Diagnostic criteria for bilateral vestibular loss
| A. Chronic vestibular syndrome with at least three of the following symptoms: |
| Postural imbalance |
| Unsteadiness of gait |
| Movement-induced blurred vision or oscillopsia during walking or quick head/body movements |
| Worsening of postural imbalance or unsteadiness of gait in darkness and/or on uneven ground |
| B. No symptoms while sitting or lying down under static conditions |
| C. Bilaterally reduced or absent angular VOR function documented by bilaterally pathological horizontal angular VOR gain <0.6, measured by the video-head impulse test or scleral-coil technique and/or reduced caloric response on VNG and/or reduced horizontal angular VOR gain <0.1 upon sinusoidal stimulation on a rotary chair |
| D. Not better accounted for by another disease |
VOR, vestibular-ocular reflex; VNG, Videonystagmography.

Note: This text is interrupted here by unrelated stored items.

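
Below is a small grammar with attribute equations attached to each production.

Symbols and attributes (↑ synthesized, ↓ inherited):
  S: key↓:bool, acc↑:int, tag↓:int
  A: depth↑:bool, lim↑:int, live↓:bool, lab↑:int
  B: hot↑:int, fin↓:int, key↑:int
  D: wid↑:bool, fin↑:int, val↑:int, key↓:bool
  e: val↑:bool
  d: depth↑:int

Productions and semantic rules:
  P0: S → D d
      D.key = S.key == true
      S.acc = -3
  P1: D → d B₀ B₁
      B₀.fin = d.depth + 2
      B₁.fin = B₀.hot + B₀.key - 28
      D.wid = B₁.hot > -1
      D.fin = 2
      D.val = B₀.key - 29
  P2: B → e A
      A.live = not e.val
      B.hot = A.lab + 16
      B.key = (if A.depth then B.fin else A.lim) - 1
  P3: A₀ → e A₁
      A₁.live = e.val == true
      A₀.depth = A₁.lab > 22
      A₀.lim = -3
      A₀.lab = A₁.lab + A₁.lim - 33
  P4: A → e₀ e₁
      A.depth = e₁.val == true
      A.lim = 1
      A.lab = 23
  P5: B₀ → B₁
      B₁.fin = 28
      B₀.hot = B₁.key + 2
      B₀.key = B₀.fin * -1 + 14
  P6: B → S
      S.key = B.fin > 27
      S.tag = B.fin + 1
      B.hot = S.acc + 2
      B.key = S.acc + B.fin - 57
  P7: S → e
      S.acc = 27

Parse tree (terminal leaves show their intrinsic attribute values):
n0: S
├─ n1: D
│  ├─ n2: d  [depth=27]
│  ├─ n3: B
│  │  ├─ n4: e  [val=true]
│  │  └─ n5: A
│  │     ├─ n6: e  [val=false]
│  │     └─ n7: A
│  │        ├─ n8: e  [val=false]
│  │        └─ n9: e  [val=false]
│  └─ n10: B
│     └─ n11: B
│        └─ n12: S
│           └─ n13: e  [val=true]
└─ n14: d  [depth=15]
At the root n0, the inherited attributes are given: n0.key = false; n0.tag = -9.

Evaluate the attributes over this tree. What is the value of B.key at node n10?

7

1. n0.key = false  [given at root]
2. n0.tag = -9  [given at root]
3. n1.key = false  [S.key == true]
4. n2.depth = 27  [terminal]
5. n3.fin = 29  [d.depth + 2]
6. n4.val = true  [terminal]
7. n5.live = false  [not e.val]
8. n6.val = false  [terminal]
9. n7.live = false  [e.val == true]
10. n8.val = false  [terminal]
11. n9.val = false  [terminal]
12. n7.depth = false  [e₁.val == true]
13. n7.lim = 1  [1]
14. n7.lab = 23  [23]
15. n5.depth = true  [A₁.lab > 22]
16. n5.lim = -3  [-3]
17. n5.lab = -9  [A₁.lab + A₁.lim - 33]
18. n3.hot = 7  [A.lab + 16]
19. n3.key = 28  [(if A.depth then B.fin else A.lim) - 1]
20. n10.fin = 7  [B₀.hot + B₀.key - 28]
21. n11.fin = 28  [28]
22. n12.key = true  [B.fin > 27]
23. n12.tag = 29  [B.fin + 1]
24. n13.val = true  [terminal]
25. n12.acc = 27  [27]
26. n11.hot = 29  [S.acc + 2]
27. n11.key = -2  [S.acc + B.fin - 57]
28. n10.hot = 0  [B₁.key + 2]
29. n10.key = 7  [B₀.fin * -1 + 14]
30. n1.wid = true  [B₁.hot > -1]
31. n1.fin = 2  [2]
32. n1.val = -1  [B₀.key - 29]
33. n14.depth = 15  [terminal]
34. n0.acc = -3  [-3]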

Figure 8Exercises for promoting gaze stability. Adaption: (A) to test the vestibular-ocular reflex, have a target directly in front of the subject at eye level; the target may be as simple as an “X” written on a sheet of paper taped to a wall. (B) Sit or stand at one arm length from the target. Move the head quickly from side-to-side as if shaking the head for “no” while maintaining direct eye contact with the target. Repeat while shaking the head up and down. Substitution: To perform this exercise, place two targets (“X” and “Y”) at eye level approximately 10 inches apart (close enough so when the subject is looking at one target, the second one is in the peripheral vision). (C) Look at one target with the head facing in the same direction as the target. (D) Then move only the eyes to the second target. (E) Then move the head to face the second target. Be sure to keep the target in focus when moving the head and be as accurate as possible. Gradually increase the speed of the head turn and length of time while keeping the target in focus. Imaginary: (F) sit or stand facing the target one arm length away and focus on the target. (G) Close both eyes. (H) Turn head to the side while keeping closed eyes focused to the direction of the target. (I) Then open eyes and ask if the eyes are still fixated on the target. Repeat in opposite direction. Gradually increase the speed of the head turn. Exercise can also be performed with up and down head movements.